Mr. Block has filed 31 notices of claim on behalf of firefighters in the past three months. His clients include Thomas Gillam, a firefighter from Long Beach who responded to the September 11 attacks and now suffers from, among other things, reactive airway disease. He’s asking for $2 million in damages from the city.
Mr. Block’s suits use a boilerplate that says the city failed to provide firefighters a safe place to work, the proper protective clothing and equipment, failed to inform firefighters of the true nature of the air quality, and was otherwise “careless, reckless, and negligent.”
The city’s exposure to such suits got worse last year, when a report by the federal Environmental Protection Agency’s inspector general concluded that the agency’s administrator at the time of the attacks, Christie Todd Whitman, could not have possibly known the air quality at ground zero was safe a week after planes crashed into the World Trade Center towers.
On September 18, 2001, Ms. Whitman said that the air in Lower Manhattan was “safe to breathe.” The EPA said subsequently that such assurances could not have “been based on scientific fact.”
Mr. Block said the to-ing and fro-ing by the EPA has been part of the reason why his law firm decided to go forward with the suits against the city. Mr. Bern agreed. He said he expects to file suit, separately, against the EPA.

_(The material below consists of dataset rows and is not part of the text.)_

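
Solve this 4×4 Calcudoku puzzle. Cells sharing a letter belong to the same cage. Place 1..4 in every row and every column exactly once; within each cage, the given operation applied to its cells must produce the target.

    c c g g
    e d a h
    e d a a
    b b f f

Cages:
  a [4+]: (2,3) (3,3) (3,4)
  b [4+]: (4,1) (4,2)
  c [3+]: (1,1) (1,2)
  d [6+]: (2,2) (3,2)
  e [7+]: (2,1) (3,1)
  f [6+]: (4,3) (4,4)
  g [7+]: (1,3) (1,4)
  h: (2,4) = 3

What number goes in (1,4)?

4

The 3 cells of cage a must have sum 4, leaving (2,3) = 1.
H is a freebie; hence (2,4) = 3.
Cage a needs sum 4; hence (3,3) = 2.
The 3 cells of cage a must have sum 4, leaving (3,4) = 1.
Column 3 now contains 2, which forces (4,3) = 4.
Row 4 already has 4, leaving (4,4) = 2.
Column 3 already has 4; hence (1,3) = 3.
Column 4 now contains 3; hence (1,4) = 4.
Row 2 already has 3; hence (2,1) = 4.
Cage d needs two cells with sum 6, leaving (2,2) = 2.
Cage e's pair has sum 7, leaving (3,1) = 3.
Row 3 already has 2; hence (3,2) = 4.
Column 1 already has 3, so (4,1) = 1.
Row 4 now contains 1, so (4,2) = 3.
Column 1 now contains 1, so (1,1) = 2.
2 is placed in column 2; hence (1,2) = 1.
Completed grid: 2 1 3 4 / 4 2 1 3 / 3 4 2 1 / 1 3 4 2.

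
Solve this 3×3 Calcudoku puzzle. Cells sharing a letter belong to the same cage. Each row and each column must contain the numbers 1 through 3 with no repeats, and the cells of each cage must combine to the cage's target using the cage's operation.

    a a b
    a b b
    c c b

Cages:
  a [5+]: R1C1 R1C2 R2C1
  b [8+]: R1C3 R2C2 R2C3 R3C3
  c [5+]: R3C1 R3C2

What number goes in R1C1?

Cage b has sum 8, which forces R2C2 = 2.
2 is placed in column 2, so R3C2 = 3.
Cage a has sum 5, so R1C1 = 3.
2 is placed in column 2, which forces R1C2 = 1.
Row 1 already has 1, so R1C3 = 2.
Row 2 now contains 2; hence R2C1 = 1.
Row 2 now contains 1; hence R2C3 = 3.
Row 3 already has 3, which forces R3C1 = 2.
2 is placed in column 3; hence R3C3 = 1.
Filled in: 3 1 2 / 1 2 3 / 2 3 1.

3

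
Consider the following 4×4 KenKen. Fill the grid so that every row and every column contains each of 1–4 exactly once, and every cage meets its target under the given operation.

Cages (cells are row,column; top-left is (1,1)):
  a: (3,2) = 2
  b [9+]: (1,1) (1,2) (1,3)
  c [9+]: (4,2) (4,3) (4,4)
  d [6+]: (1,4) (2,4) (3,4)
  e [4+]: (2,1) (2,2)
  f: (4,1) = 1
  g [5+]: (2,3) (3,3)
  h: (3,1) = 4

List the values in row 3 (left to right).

4 2 1 3

Cage h is given, which forces (3,1) = 4.
Cage a is a single given cell, so (3,2) = 2.
Cage f is given, which forces (4,1) = 1.
Column 1 already has 1, so (2,1) = 3.
The two cells of cage e must have sum 4, so (2,2) = 1.
1 is placed in row 2, which forces (2,4) = 2.
3 is placed in column 1, so (1,1) = 2.
2 is placed in row 2, which forces (2,3) = 4.
Cage g's pair has sum 5, which forces (3,3) = 1.
Row 3 already has 1, so (3,4) = 3.
The 3 cells of cage c must have sum 9, so (4,3) = 2.
Column 4 already has 3; hence (4,4) = 4.
The 3 cells of cage b must have sum 9, which forces (1,2) = 4.
Column 3 now contains 4, so (1,3) = 3.
Column 4 already has 3; hence (1,4) = 1.
Row 4 already has 4; hence (4,2) = 3.
The full grid is 2 4 3 1 / 3 1 4 2 / 4 2 1 3 / 1 3 2 4.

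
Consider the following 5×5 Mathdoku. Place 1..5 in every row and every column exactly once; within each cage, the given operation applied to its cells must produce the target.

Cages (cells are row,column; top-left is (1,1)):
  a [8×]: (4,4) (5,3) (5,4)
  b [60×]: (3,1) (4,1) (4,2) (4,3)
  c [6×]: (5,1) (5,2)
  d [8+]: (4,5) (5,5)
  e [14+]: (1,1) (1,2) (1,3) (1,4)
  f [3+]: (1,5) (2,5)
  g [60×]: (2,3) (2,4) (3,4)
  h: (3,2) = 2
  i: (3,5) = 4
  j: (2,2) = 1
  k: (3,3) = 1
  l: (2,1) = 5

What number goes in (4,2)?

Cage l is given; hence (2,1) = 5.
Cage j is a single given cell, leaving (2,2) = 1.
Row 2 now contains 1, leaving (2,5) = 2.
Cage h is given; hence (3,2) = 2.
K is a freebie, so (3,3) = 1.
Cage i is given, which forces (3,5) = 4.
Column 2 now contains 2, so (5,2) = 3.
Row 5 already has 3; hence (5,5) = 5.
Column 5 now contains 2, leaving (1,5) = 1.
4 is placed in row 3, so (3,1) = 3.
Cage g needs product 60; hence (3,4) = 5.
Cage b needs product 60; hence (4,1) = 1.
Column 5 now contains 5; hence (4,5) = 3.
Row 5 already has 3, leaving (5,1) = 2.
2 is placed in row 5; hence (5,3) = 4.
Row 5 now contains 4, which forces (5,4) = 1.
2 is placed in column 1, leaving (1,1) = 4.
Cage e needs sum 14, which forces (1,2) = 5.
Column 3 now contains 4, so (2,3) = 3.
Cage g has product 60, leaving (2,4) = 4.
The 4 cells of cage b must have product 60, leaving (4,2) = 4.
Column 3 now contains 4, so (4,3) = 5.
The 3 cells of cage a must have product 8, so (4,4) = 2.
3 is placed in column 3, which forces (1,3) = 2.
Column 4 already has 2; hence (1,4) = 3.
Filled in: 4 5 2 3 1 / 5 1 3 4 2 / 3 2 1 5 4 / 1 4 5 2 3 / 2 3 4 1 5.

4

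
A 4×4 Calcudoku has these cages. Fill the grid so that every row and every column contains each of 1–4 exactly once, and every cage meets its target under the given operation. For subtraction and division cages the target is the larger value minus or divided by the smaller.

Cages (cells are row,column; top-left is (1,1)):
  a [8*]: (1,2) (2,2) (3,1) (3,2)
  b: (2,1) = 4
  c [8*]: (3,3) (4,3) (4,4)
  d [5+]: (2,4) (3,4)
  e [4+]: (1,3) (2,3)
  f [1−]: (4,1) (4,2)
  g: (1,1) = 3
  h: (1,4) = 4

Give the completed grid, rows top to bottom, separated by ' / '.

Cage g is a single given cell, leaving (1,1) = 3.
Row 1 already has 3, so (1,3) = 1.
H is a freebie, which forces (1,4) = 4.
B is a freebie, leaving (2,1) = 4.
1 is placed in column 3, so (2,3) = 3.
Cage a has product 8, which forces (3,1) = 1.
1 is placed in column 1; hence (4,1) = 2.
Row 4 now contains 2, which forces (4,3) = 4.
Row 4 now contains 2, which forces (4,4) = 1.
4 is placed in row 1, leaving (1,2) = 2.
Cage a needs product 8, leaving (2,2) = 1.
Column 4 already has 1, leaving (2,4) = 2.
Cage a needs product 8, which forces (3,2) = 4.
Column 3 now contains 4, leaving (3,3) = 2.
Cage d's pair has sum 5; hence (3,4) = 3.
1 is placed in row 4; hence (4,2) = 3.

3 2 1 4 / 4 1 3 2 / 1 4 2 3 / 2 3 4 1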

“Part of the claim alleges that the EPA mislead the firefighters regarding hazards of the site,” Mr. Block said. “But the meat of the claim is the city. We were always skeptical that the toxin levels were not dangerous. But more importantly we also knew the firefighters were not given the necessary protection. Employers have an independent duty to take care of their workers.”
More than 300 firefighters have retired with disabilities related to their work at ground zero, according to the FDNY. Officials there expect as many as 500 firefighters will have to go out on disability as a result of their work at the attack site.